The truest form of love is not a feeling, though a feeling almost certainly accompanies it. The truest form of love is a gift of yourself -- a promise -- from one person to another, and the lifestyle by which that promise is honored... the lifestyle by which that promise is lived out.
When I was little, I observed great love at work, and as a result, I wanted desperately to be good at loving. I mean, I HAD to be. Not had to as in "I had to see that movie." But as in "my very life depends on it" -- sort of like the feeling you get when you're swimming deep in a pool, and you have held yourself under water too long and you HAVE to have that next breath, so with all your might you swim for it. That's kinda what I'm talking about. So how do you become good at something? Usually you read an instruction manual, or try figure out how to do it yourself (trial and error)... or you find someone that is already good at it, and imitate them. In the case of love, the only (correct) instruction manual is God's word, life itself is the process of trial and error, and the best example of it to imitate was Jesus. (God also gave me a great built-in example -- my mom.)

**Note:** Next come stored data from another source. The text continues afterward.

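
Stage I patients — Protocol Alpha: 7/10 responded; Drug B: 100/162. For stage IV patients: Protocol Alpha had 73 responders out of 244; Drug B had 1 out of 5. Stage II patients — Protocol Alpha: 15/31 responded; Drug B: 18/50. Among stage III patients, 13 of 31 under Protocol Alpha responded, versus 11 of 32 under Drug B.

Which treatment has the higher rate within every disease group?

Stage I: Protocol Alpha 7/10 = 70.0%, Drug B 100/162 = 61.7% → Protocol Alpha
Stage IV: Protocol Alpha 73/244 = 29.9%, Drug B 1/5 = 20.0% → Protocol Alpha
Stage II: Protocol Alpha 15/31 = 48.4%, Drug B 18/50 = 36.0% → Protocol Alpha
Stage III: Protocol Alpha 13/31 = 41.9%, Drug B 11/32 = 34.4% → Protocol Alpha
Protocol Alpha has the higher rate in all 4 groups.

Protocol Alpha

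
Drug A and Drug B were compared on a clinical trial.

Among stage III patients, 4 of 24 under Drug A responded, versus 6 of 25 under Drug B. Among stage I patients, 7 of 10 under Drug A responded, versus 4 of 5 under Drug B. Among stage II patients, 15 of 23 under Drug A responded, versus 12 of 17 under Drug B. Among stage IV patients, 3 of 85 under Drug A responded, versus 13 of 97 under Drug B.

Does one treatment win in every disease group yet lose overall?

No

Stage III: Drug A 4/24 = 16.7%, Drug B 6/25 = 24.0% → Drug B
Stage I: Drug A 7/10 = 70.0%, Drug B 4/5 = 80.0% → Drug B
Stage II: Drug A 15/23 = 65.2%, Drug B 12/17 = 70.6% → Drug B
Stage IV: Drug A 3/85 = 3.5%, Drug B 13/97 = 13.4% → Drug B
Overall: Drug A 29/142 = 20.4%, Drug B 35/144 = 24.3% → Drug B
Drug B wins overall and in every disease group — no reversal.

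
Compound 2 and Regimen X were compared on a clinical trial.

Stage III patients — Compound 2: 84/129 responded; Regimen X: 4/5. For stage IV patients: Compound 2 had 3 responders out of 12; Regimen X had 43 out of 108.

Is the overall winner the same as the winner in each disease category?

Stage III: Compound 2 84/129 = 65.1%, Regimen X 4/5 = 80.0% → Regimen X
Stage IV: Compound 2 3/12 = 25.0%, Regimen X 43/108 = 39.8% → Regimen X
Overall: Compound 2 87/141 = 61.7%, Regimen X 47/113 = 41.6% → Compound 2
Regimen X wins each disease group but Compound 2 wins overall — the comparison reverses. Regimen X's patients skew toward stage IV, which has a lower base rate.

No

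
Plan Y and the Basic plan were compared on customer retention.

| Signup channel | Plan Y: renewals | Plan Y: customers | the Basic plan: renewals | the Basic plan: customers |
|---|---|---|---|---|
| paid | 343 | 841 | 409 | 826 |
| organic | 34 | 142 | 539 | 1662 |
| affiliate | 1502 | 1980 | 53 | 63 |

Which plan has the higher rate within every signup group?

Paid: Plan Y 343/841 = 40.8%, the Basic plan 409/826 = 49.5% → the Basic plan
Organic: Plan Y 34/142 = 23.9%, the Basic plan 539/1662 = 32.4% → the Basic plan
Affiliate: Plan Y 1502/1980 = 75.9%, the Basic plan 53/63 = 84.1% → the Basic plan
The Basic plan has the higher rate in all 3 groups.

the Basic plan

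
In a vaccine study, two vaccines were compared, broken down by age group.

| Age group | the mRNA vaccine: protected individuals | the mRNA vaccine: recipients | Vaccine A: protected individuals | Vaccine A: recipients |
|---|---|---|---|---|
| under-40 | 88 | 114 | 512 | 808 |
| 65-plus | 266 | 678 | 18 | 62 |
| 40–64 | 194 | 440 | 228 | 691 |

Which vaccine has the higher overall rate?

Vaccine A

Under-40: the mRNA vaccine 88/114 = 77.2%, Vaccine A 512/808 = 63.4% → the mRNA vaccine
65-plus: the mRNA vaccine 266/678 = 39.2%, Vaccine A 18/62 = 29.0% → the mRNA vaccine
40–64: the mRNA vaccine 194/440 = 44.1%, Vaccine A 228/691 = 33.0% → the mRNA vaccine
Overall: the mRNA vaccine 548/1232 = 44.5%, Vaccine A 758/1561 = 48.6% → Vaccine A
(The mRNA vaccine wins every age group but Vaccine A wins overall — the mRNA vaccine's recipients skew toward the low-rate 65-plus group.)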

I asked my mother one time what she considered to be the greatest form of love a husband can provide for his wife. "Serve her." Her answer was very strange, and I didn't at the time understand it. I'm glad I listened though, because it's one of the greatest pieces of advice a husband can practice for the good of his wife, and the good of himself.

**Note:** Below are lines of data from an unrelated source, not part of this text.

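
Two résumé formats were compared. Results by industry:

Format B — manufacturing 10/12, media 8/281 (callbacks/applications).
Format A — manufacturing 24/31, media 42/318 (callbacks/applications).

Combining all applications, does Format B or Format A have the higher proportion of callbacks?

Format A

Manufacturing: Format B 10/12 = 83.3%, Format A 24/31 = 77.4% → Format B
Media: Format B 8/281 = 2.8%, Format A 42/318 = 13.2% → Format A
Overall: Format B 18/293 = 6.1%, Format A 66/349 = 18.9% → Format A
(Neither sweeps every industry group, but Format A has the higher pooled rate.)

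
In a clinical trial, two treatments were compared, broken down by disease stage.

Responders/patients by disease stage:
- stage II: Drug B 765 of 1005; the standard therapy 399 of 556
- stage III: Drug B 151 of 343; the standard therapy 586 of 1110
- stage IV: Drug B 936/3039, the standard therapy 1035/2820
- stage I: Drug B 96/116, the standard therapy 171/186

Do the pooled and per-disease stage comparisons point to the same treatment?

Stage II: Drug B 765/1005 = 76.1%, the standard therapy 399/556 = 71.8% → Drug B
Stage III: Drug B 151/343 = 44.0%, the standard therapy 586/1110 = 52.8% → the standard therapy
Stage IV: Drug B 936/3039 = 30.8%, the standard therapy 1035/2820 = 36.7% → the standard therapy
Stage I: Drug B 96/116 = 82.8%, the standard therapy 171/186 = 91.9% → the standard therapy
Overall: Drug B 1948/4503 = 43.3%, the standard therapy 2191/4672 = 46.9% → the standard therapy
Neither sweeps: Drug B wins 1 of 4 groups, the standard therapy wins 3. The standard therapy wins overall but not every group — no Simpson reversal.

No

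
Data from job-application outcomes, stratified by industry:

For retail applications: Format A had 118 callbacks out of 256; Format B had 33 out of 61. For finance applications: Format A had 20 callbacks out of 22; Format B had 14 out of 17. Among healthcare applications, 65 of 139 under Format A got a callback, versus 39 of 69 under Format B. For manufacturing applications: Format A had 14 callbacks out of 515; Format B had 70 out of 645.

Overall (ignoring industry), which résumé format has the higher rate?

Format A

Retail: Format A 118/256 = 46.1%, Format B 33/61 = 54.1% → Format B
Finance: Format A 20/22 = 90.9%, Format B 14/17 = 82.4% → Format A
Healthcare: Format A 65/139 = 46.8%, Format B 39/69 = 56.5% → Format B
Manufacturing: Format A 14/515 = 2.7%, Format B 70/645 = 10.9% → Format B
Overall: Format A 217/932 = 23.3%, Format B 156/792 = 19.7% → Format A
(Neither sweeps every industry group, but Format A has the higher pooled rate.)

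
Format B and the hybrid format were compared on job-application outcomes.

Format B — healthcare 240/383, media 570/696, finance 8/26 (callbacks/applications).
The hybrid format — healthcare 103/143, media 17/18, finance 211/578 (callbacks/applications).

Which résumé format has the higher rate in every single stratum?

Healthcare: Format B 240/383 = 62.7%, the hybrid format 103/143 = 72.0% → the hybrid format
Media: Format B 570/696 = 81.9%, the hybrid format 17/18 = 94.4% → the hybrid format
Finance: Format B 8/26 = 30.8%, the hybrid format 211/578 = 36.5% → the hybrid format
The hybrid format has the higher rate in all 3 groups.

the hybrid format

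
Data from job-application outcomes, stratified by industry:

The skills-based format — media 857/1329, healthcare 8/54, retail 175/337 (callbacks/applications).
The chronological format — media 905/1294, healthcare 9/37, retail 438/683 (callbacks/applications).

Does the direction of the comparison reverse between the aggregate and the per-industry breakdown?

Media: the skills-based format 857/1329 = 64.5%, the chronological format 905/1294 = 69.9% → the chronological format
Healthcare: the skills-based format 8/54 = 14.8%, the chronological format 9/37 = 24.3% → the chronological format
Retail: the skills-based format 175/337 = 51.9%, the chronological format 438/683 = 64.1% → the chronological format
Overall: the skills-based format 1040/1720 = 60.5%, the chronological format 1352/2014 = 67.1% → the chronological format
The chronological format wins overall and in every industry group — no reversal.

No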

[Yes, that's right, I said good of himself. "Why?" you might ask. I'll tell you -- because it's easy to hate or get mad, angry, upset, and selfish. Those are all natural things our human nature does on its own anyway. So giving in to those feelings doesn't make you better than anyone else; it just makes you normal. But its HARD to love... to truly love. It makes me laugh when people are all up in arms and wanting to beat someone down when they get angry. Why would you want to do that? I mean, I've been in situations myself where I've wanted to hit someone over something... but seriously. What would the reason be? I'd hurt afterwards. They'd hurt. They'd get what they deserved in my opinion, but I'm sure there have been times that I deserved worse, yet God gave me mercy. But more than that. What am I trying to prove? Am I trying to prove that I'm bigger or better than you? That I can beat you down? That you better not do that or I'll get to hitting you? What purpose does that serve? What problem does that solve? It's EASY to overreact and to get angry... to lose control of yourself and your emotions. I think it's a whole lot more impressive when you can keep your emotions (and your temper) in check, under control, and govern over them. You have emotion because God has emotion, and you were created in His image and likeness. But they are gifts given to enhance your life; not control it.]

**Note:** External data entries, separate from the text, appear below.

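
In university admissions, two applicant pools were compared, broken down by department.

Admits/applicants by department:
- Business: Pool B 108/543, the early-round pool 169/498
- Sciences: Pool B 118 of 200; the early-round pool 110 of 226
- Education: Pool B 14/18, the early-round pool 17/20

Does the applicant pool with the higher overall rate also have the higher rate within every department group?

Business: Pool B 108/543 = 19.9%, the early-round pool 169/498 = 33.9% → the early-round pool
Sciences: Pool B 118/200 = 59.0%, the early-round pool 110/226 = 48.7% → Pool B
Education: Pool B 14/18 = 77.8%, the early-round pool 17/20 = 85.0% → the early-round pool
Overall: Pool B 240/761 = 31.5%, the early-round pool 296/744 = 39.8% → the early-round pool
Neither sweeps: Pool B wins 1 of 3 groups, the early-round pool wins 2. The early-round pool wins overall but not every group — no Simpson reversal.

No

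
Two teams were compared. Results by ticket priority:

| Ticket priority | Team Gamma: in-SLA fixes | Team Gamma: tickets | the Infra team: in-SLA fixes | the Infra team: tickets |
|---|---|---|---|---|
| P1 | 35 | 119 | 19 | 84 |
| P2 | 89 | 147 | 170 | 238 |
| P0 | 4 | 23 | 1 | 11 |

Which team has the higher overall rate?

P1: Team Gamma 35/119 = 29.4%, the Infra team 19/84 = 22.6% → Team Gamma
P2: Team Gamma 89/147 = 60.5%, the Infra team 170/238 = 71.4% → the Infra team
P0: Team Gamma 4/23 = 17.4%, the Infra team 1/11 = 9.1% → Team Gamma
Overall: Team Gamma 128/289 = 44.3%, the Infra team 190/333 = 57.1% → the Infra team
(Neither sweeps every ticket group, but the Infra team has the higher pooled rate.)

the Infra team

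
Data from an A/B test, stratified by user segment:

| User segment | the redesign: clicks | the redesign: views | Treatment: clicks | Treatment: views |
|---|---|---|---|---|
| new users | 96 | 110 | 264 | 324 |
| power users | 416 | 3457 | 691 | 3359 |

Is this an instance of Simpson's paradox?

No

New users: the redesign 96/110 = 87.3%, Treatment 264/324 = 81.5% → the redesign
Power users: the redesign 416/3457 = 12.0%, Treatment 691/3359 = 20.6% → Treatment
Overall: the redesign 512/3567 = 14.4%, Treatment 955/3683 = 25.9% → Treatment
Neither sweeps: the redesign wins 1 of 2 groups, Treatment wins 1. Treatment wins overall but not every group — no Simpson reversal.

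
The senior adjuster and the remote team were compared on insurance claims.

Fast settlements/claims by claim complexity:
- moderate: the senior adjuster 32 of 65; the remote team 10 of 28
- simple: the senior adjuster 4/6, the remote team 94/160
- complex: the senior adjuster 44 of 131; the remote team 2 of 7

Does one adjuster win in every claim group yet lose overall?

Moderate: the senior adjuster 32/65 = 49.2%, the remote team 10/28 = 35.7% → the senior adjuster
Simple: the senior adjuster 4/6 = 66.7%, the remote team 94/160 = 58.8% → the senior adjuster
Complex: the senior adjuster 44/131 = 33.6%, the remote team 2/7 = 28.6% → the senior adjuster
Overall: the senior adjuster 80/202 = 39.6%, the remote team 106/195 = 54.4% → the remote team
The senior adjuster wins each claim group but the remote team wins overall — the comparison reverses. The senior adjuster's claims skew toward complex, which has a lower base rate.

Yes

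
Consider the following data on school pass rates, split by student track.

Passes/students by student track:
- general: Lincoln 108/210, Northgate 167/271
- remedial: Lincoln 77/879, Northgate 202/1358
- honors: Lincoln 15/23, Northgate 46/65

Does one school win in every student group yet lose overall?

General: Lincoln 108/210 = 51.4%, Northgate 167/271 = 61.6% → Northgate
Remedial: Lincoln 77/879 = 8.8%, Northgate 202/1358 = 14.9% → Northgate
Honors: Lincoln 15/23 = 65.2%, Northgate 46/65 = 70.8% → Northgate
Overall: Lincoln 200/1112 = 18.0%, Northgate 415/1694 = 24.5% → Northgate
Northgate wins overall and in every student group — no reversal.

No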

My mother's answer was... "Serve her." I thought of Jesus. How even when we DIDN'T deserve it, the Holy knee of the only begotten Son of God bowed at the foot of an unworthy and unholy man to wash his feet. Jesus... who on the cross... those that were murdering Him, without a reason, spat in His face and called Him all kinds of names... slinging at Him all sorts of vulgarities... yet His only reaction was "Father, forgive them."
That's what I mean by my quote. Love -- giving someone the power to destroy you, trusting them not to, but letting them if that's what they choose. Maybe not even going through the motions, but just the idea that you make yourself WILLING. When you don't mind dying for someone, it makes the idea of living for them very easy. :) And of course, you lose yourself in it. There's a part of you that may die the day you REALLY decide to love. But the part of the other person that you get back, if they choose to also love you, is so much more than worth it... sooo much more than wonderful. :)
And you know what? I hear a lot of people talking about "this person or that person doesn't deserve me to treat them in a loving and kind manner." Well you know... if we all got what we deserved, none of us would ever get anything good, yourself included. So sit down, and for heaven's sakes, quit whining! Love is displayed in this: "that while we were yet sinners, Christ died for us." There's a picture here, if Christ is our example, that we cannot miss. When they're causing trouble... when they're being rude... when they're making you angry... THAT is when it really matters. When they don't deserve it... but you love them anyway. Loving someone only when they love you is EASY. The devil can probably do that if he tried! Loving someone that hates you -- that's hard.... loving someone that desires to kill you.... that's hard. There are days I know I don't deserve the love of the Father. I mean, I know none of us do any day... but some days you feel closer to Him than others, you know... and there are other times you feel His love is so distant. But that's what I love about God. Even if He FEELS distant, that doesn't much matter, because love isn't a feeling. It's a promise... a commitment, and the way by which that commitment and promise is lived out. That means that even if He doesn't WANT to do it, He will... because it's more about His promise than what I'm doing or if I deserve it anyway. And for husbands and wives, shouldn't that be their attitude toward each other anyway? Maybe I don't deserve love today, but you'll love me anyway. Why? Because you said you would, and maybe the reason I'm being a jerk today is because I'm feeling really hurt and lonely or isolated, and I might just be COUNTING on your love to pull me through this and set me free.
So let me ask you this question: When is the last time YOUR love set someone free? When is the next day you PLAN on letting your love set someone free? Isn't that up to you, anyway? So why can't that day be today?